SOURCE: CHICAGO READER

BY: MONICA KENDRICK

Gazelle Amber Valentine and Edgar Livengood of avant-metal powerhouse Jucifer are a married couple, which means that during the COVID-19 pandemic, the duo’s creative process hasn’t been disrupted like those of bands whose members can’t “pod up.” Formed in Athens, Georgia, in 1993 and nomadic since 2000, when they began touring full-time, Jucifer are most associated with the loud, sludgy sound of their live shows, but they’ve maintained a commitment to stylistic and thematic variety throughout their career: 2008’s L’Autrichienne is a genre-bending concept album about the French revolution, while 2013’s За Волгой для нас земли нет is a historical epic about the city of Volgograd sung entirely in Russian. But even given their explorative ways and penchant for total immersion in an idea, their new eighth full-length, ظم (Nazm), is a dramatic departure from anything they’ve previously released. The title refers to a type of Urdu poetry, evolved from Arabic precursors, whose stanzas develop a theme and thus can’t easily be rearranged (unlike those in a ghazal, another major form of Arabic poetry). Jucifer use that as a jumping-off point to tell the stories of Valentine’s life, the lineage of women in her family, and the struggles and resilience of women in every place and time. The ambitious, sprawling double album is also Jucifer’s spin on Central Asian and Arabic music, with 14 tracks that combine traditional instrumentation with heavy guitar, reverb, and distortion. (Some parts repeat like loops, but as the band confirmed in a Twitter thread in November, “All the parts in our albums that [people] have ever thought of as ‘loops’ were actually tracked live, with the cramping/dented/bleeding hands to show for it.”) The sonic landscapes Jucifer build on ظم sometimes sound like traditional music transformed by metallic space-rock technomancy, and sometimes sound like Middle Eastern pop shaped out of a whirling vortex of energy. Valentine, who’s teaching herself Arabic, sings using the formal, literary form of the language, switching between plaintive ululations and long, rippling melody lines—spinning them like a guiding thread through a labyrinth. The opening track, “Return,” sounds like a call to adventure that can’t be refused, and the sharp guitars of “Mood” entwine with each other to map out the trail.

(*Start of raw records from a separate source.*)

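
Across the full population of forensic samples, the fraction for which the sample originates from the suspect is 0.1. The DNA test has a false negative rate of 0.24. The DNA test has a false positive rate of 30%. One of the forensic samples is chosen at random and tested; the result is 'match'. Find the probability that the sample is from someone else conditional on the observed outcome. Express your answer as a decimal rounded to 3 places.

Let H be the event that the sample originates from the suspect. P(H) = 0.1, so P(¬H) = 0.9. With E the 'match' result, P(E|H) = 0.76 and P(E|¬H) = 0.3.
P(E) = 0.76·0.1 + 0.3·0.9 = 0.076000 + 0.27000 = 0.34600.
By Bayes' theorem, P(H|E) = 0.076000 / 0.34600 = 0.220. Hence P(¬H|E) = 1 − 0.220 = 0.780.

P(¬H | E) ≈ 0.780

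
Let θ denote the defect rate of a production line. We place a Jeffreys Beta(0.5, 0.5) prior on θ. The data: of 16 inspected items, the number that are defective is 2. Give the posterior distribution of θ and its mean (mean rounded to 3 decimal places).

Observing 2 successes and 14 failures updates Beta(0.5, 0.5) by adding the success and failure counts to the two shape parameters: α = 0.5+2 = 2.5, β = 0.5+14 = 14.5.
E[θ | data] = 2.5/(2.5+14.5) = 0.147.

Posterior: Beta(2.5, 14.5); mean ≈ 0.147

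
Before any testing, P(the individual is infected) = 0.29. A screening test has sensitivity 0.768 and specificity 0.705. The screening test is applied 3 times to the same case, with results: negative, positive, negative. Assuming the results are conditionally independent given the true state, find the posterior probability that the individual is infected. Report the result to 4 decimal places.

With H the event that the individual is infected, the joint likelihood of the observed sequence is P(data|H) = 0.232·0.768·0.232 = 0.041337 and P(data|¬H) = 0.705·0.295·0.705 = 0.14662.
Bayes: P(H|data) = 0.29·0.041337 / (0.29·0.041337 + 0.71·0.14662) = 0.011988/0.11609 = 0.1033.

Posterior P(H) ≈ 0.1033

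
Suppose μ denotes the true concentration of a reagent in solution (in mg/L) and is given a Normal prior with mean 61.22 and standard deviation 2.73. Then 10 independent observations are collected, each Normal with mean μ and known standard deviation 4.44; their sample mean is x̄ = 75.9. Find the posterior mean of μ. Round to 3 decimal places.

With known σ, the Normal prior is conjugate. Weight on the data is w = (n/σ²)/(n/σ² + 1/τ₀²) = 0.507264/(0.507264+0.134176) = 0.79082.
Posterior mean = w·x̄ + (1−w)·μ₀ = 0.79082·75.9 + 0.20918·61.22 = 72.829.

Posterior mean ≈ 72.829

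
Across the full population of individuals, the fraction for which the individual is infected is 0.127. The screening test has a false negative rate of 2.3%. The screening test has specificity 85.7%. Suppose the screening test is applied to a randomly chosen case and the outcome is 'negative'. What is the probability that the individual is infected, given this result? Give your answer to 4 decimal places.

Write H for 'the individual is infected'. Prior odds H:¬H = 0.127/0.873 = 0.14548. For the 'negative' outcome, the likelihood ratio is 0.023/0.857 = 0.026838.
Posterior odds = 0.14548 × 0.026838 = 0.0039042, so P(H|E) = 0.0039042/(1+0.0039042) = 0.0039.

P(H | E) ≈ 0.0039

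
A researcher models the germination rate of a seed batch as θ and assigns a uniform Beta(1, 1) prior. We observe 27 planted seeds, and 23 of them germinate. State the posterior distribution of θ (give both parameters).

Posterior: Beta(24, 5)

Observing 23 successes and 4 failures updates Beta(1, 1) by adding the success and failure counts to the two shape parameters: α = 1+23 = 24, β = 1+4 = 5.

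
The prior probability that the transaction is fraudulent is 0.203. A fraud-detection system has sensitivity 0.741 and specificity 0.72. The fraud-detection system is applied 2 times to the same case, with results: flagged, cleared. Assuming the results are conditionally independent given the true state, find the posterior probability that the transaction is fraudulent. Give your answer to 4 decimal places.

Posterior P(H) ≈ 0.1952

With H the event that the transaction is fraudulent, the joint likelihood of the observed sequence is P(data|H) = 0.741·0.259 = 0.19192 and P(data|¬H) = 0.28·0.72 = 0.20160.
Bayes: P(H|data) = 0.203·0.19192 / (0.203·0.19192 + 0.797·0.20160) = 0.038960/0.19963 = 0.1952.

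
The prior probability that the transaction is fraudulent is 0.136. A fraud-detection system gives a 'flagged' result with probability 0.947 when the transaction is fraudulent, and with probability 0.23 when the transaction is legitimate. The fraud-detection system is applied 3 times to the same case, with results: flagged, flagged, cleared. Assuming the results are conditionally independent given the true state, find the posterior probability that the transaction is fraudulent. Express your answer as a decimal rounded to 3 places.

With H the event that the transaction is fraudulent, the joint likelihood of the observed sequence is P(data|H) = 0.947·0.947·0.053 = 0.047531 and P(data|¬H) = 0.23·0.23·0.77 = 0.040733.
Bayes: P(H|data) = 0.136·0.047531 / (0.136·0.047531 + 0.864·0.040733) = 0.0064642/0.041658 = 0.1552.

Posterior P(H) ≈ 0.155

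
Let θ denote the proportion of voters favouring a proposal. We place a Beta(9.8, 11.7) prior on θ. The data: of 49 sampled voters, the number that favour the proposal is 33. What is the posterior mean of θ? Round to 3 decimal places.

Observing 33 successes and 16 failures updates Beta(9.8, 11.7) by adding the success and failure counts to the two shape parameters: α = 9.8+33 = 42.8, β = 11.7+16 = 27.7.
Posterior mean = α/(α+β) = 42.8/70.5 = 0.607.

Posterior mean ≈ 0.607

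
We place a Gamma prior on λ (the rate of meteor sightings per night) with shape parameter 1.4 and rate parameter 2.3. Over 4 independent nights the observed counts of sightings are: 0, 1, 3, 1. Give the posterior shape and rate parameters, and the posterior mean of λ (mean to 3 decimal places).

Posterior: Gamma(shape=6.4, rate=6.3); mean ≈ 1.016

The Poisson likelihood adds the total count to the shape and the number of exposure periods to the rate. Here ∑xᵢ = 5 and n = 4, so shape 1.4→6.4 and rate 2.3→6.3.
Posterior mean = shape/rate = 6.4/6.3 = 1.016.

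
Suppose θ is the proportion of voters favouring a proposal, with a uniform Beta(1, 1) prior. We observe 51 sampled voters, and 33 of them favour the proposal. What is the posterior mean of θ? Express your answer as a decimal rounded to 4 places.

Posterior mean ≈ 0.6415

The binomial likelihood is conjugate to the Beta prior: with 33 successes and 18 failures, the posterior is Beta(1+33, 1+18) = Beta(34, 19).
E[θ | data] = 34/(34+19) = 0.6415.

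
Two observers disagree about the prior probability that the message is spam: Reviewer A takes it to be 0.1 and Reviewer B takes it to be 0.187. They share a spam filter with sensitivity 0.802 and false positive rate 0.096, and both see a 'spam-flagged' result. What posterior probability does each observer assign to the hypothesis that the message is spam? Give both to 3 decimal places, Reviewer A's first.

The likelihood ratio for a 'spam-flagged' result is 0.802/0.096 = 8.3542.
Reviewer A: prior odds 0.1/0.9 = 0.11111; posterior odds 0.92824; posterior probability 0.481.
Reviewer B: prior odds 0.187/0.813 = 0.23001; posterior odds 1.9216; posterior probability 0.658.

Reviewer A: 0.481; Reviewer B: 0.658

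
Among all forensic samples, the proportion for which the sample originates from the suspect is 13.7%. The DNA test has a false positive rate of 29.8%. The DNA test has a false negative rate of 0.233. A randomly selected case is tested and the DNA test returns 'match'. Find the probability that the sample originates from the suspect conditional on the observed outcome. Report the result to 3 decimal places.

Let H be the event that the sample originates from the suspect. P(H) = 0.137, so P(¬H) = 0.863. With E the 'match' result, P(E|H) = 0.767 and P(E|¬H) = 0.298.
P(E) = 0.767·0.137 + 0.298·0.863 = 0.10508 + 0.25717 = 0.36225.
By Bayes' theorem, P(H|E) = 0.10508 / 0.36225 = 0.290.

P(H | E) ≈ 0.290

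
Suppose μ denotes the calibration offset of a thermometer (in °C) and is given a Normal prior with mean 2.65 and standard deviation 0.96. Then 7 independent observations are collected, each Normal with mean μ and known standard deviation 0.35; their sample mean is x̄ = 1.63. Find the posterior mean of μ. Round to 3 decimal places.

Posterior mean ≈ 1.649

With known σ, the Normal prior is conjugate. Weight on the data is w = (n/σ²)/(n/σ² + 1/τ₀²) = 57.1429/(57.1429+1.08507) = 0.98137.
Posterior mean = w·x̄ + (1−w)·μ₀ = 0.98137·1.63 + 0.018635·2.65 = 1.649.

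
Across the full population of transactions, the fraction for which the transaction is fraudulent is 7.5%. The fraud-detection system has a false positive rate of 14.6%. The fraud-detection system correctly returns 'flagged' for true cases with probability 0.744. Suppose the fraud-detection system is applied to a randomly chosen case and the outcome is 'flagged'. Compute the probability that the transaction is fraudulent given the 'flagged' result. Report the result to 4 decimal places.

P(H | E) ≈ 0.2924

Write H for 'the transaction is fraudulent'. Prior odds H:¬H = 0.075/0.925 = 0.081081. For the 'flagged' outcome, the likelihood ratio is 0.744/0.146 = 5.0959.
Posterior odds = 0.081081 × 5.0959 = 0.41318, so P(H|E) = 0.41318/(1+0.41318) = 0.2924.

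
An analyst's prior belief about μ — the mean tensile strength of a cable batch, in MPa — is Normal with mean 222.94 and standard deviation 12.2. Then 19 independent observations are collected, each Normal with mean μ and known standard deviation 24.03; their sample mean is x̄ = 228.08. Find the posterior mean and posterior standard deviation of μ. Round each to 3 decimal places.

Posterior mean ≈ 227.208; posterior SD ≈ 5.024

Prior precision 1/τ₀² = 1/12.2² = 0.00671862; data precision n/σ² = 19/24.03² = 0.0329038.
Posterior precision = 0.00671862 + 0.0329038 = 0.0396224, giving posterior SD = 1/√0.0396224 = 5.024.
Posterior mean = (0.00671862·222.94 + 0.0329038·228.08) / 0.0396224 = 227.208.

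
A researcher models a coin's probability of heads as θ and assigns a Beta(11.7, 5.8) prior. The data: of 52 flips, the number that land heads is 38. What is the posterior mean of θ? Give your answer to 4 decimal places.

Posterior mean ≈ 0.7151

The binomial likelihood is conjugate to the Beta prior: with 38 successes and 14 failures, the posterior is Beta(11.7+38, 5.8+14) = Beta(49.7, 19.8).
E[θ | data] = 49.7/(49.7+19.8) = 0.7151.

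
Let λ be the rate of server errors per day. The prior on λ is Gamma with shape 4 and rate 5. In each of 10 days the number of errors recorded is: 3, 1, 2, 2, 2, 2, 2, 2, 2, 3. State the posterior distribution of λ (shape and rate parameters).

Total count ∑xᵢ = 21 over n = 10 days.
Gamma is conjugate to the Poisson likelihood: posterior is Gamma(shape = 4+21 = 25, rate = 5+10 = 15).

Posterior: Gamma(shape=25, rate=15)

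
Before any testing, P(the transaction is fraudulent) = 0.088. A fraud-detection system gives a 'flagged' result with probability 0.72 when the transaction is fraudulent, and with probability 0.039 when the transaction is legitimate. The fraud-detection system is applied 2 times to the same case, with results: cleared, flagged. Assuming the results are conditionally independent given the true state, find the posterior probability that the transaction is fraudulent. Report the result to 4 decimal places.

Posterior P(H) ≈ 0.3417

With H the event that the transaction is fraudulent, the joint likelihood of the observed sequence is P(data|H) = 0.28·0.72 = 0.20160 and P(data|¬H) = 0.961·0.039 = 0.037479.
Bayes: P(H|data) = 0.088·0.20160 / (0.088·0.20160 + 0.912·0.037479) = 0.017741/0.051922 = 0.3417.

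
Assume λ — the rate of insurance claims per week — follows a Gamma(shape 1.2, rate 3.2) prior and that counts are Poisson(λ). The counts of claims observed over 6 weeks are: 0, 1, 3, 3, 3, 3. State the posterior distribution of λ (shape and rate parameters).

Posterior: Gamma(shape=14.2, rate=9.2)

Total count ∑xᵢ = 13 over n = 6 weeks.
Gamma is conjugate to the Poisson likelihood: posterior is Gamma(shape = 1.2+13 = 14.2, rate = 3.2+6 = 9.2).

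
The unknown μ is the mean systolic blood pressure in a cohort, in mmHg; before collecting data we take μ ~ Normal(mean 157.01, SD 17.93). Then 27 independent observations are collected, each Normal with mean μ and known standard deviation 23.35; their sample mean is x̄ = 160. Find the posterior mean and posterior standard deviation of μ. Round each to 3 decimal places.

Posterior mean ≈ 159.823; posterior SD ≈ 4.359

Prior precision 1/τ₀² = 1/17.93² = 0.00311057; data precision n/σ² = 27/23.35² = 0.0495211.
Posterior precision = 0.00311057 + 0.0495211 = 0.0526316, giving posterior SD = 1/√0.0526316 = 4.359.
Posterior mean = (0.00311057·157.01 + 0.0495211·160) / 0.0526316 = 159.823.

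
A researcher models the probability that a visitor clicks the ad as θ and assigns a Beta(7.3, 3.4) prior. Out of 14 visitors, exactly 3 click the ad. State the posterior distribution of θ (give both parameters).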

Jucifer produce their own albums, and because they sensed the danger of the pandemic in January, they’ve spent the bulk of 2020 close to a DIY studio they began building a few years ago. They also wield every instrument themselves—which on ظم includes a mix of bells and shakers they’ve picked up traveling as well a suite of stringed instruments (Jordanian rebab, Czech mandolin, Moroccan mandolin, Algerian mandole, central Asian dombra) and several hand drums (among them North African bendir and riq and Moroccan tamtam, also called tbilat or tikallalin). And when they didn’t have access to the traditional instruments they wanted—the Turkish double-reed horn called the zurna, for instance—they augmented their Western instruments to approximate the sound. Jucifer’s process makes every album a deeply personal offering that speaks to their dedication to create something new every time. The atmospheres on ظم build from track to track, culminating with the 12-minute incantation “To the Lost,” where Valentine’s vocals channel Diamanda Galás in a mesmerizing finale to a long, epic journey.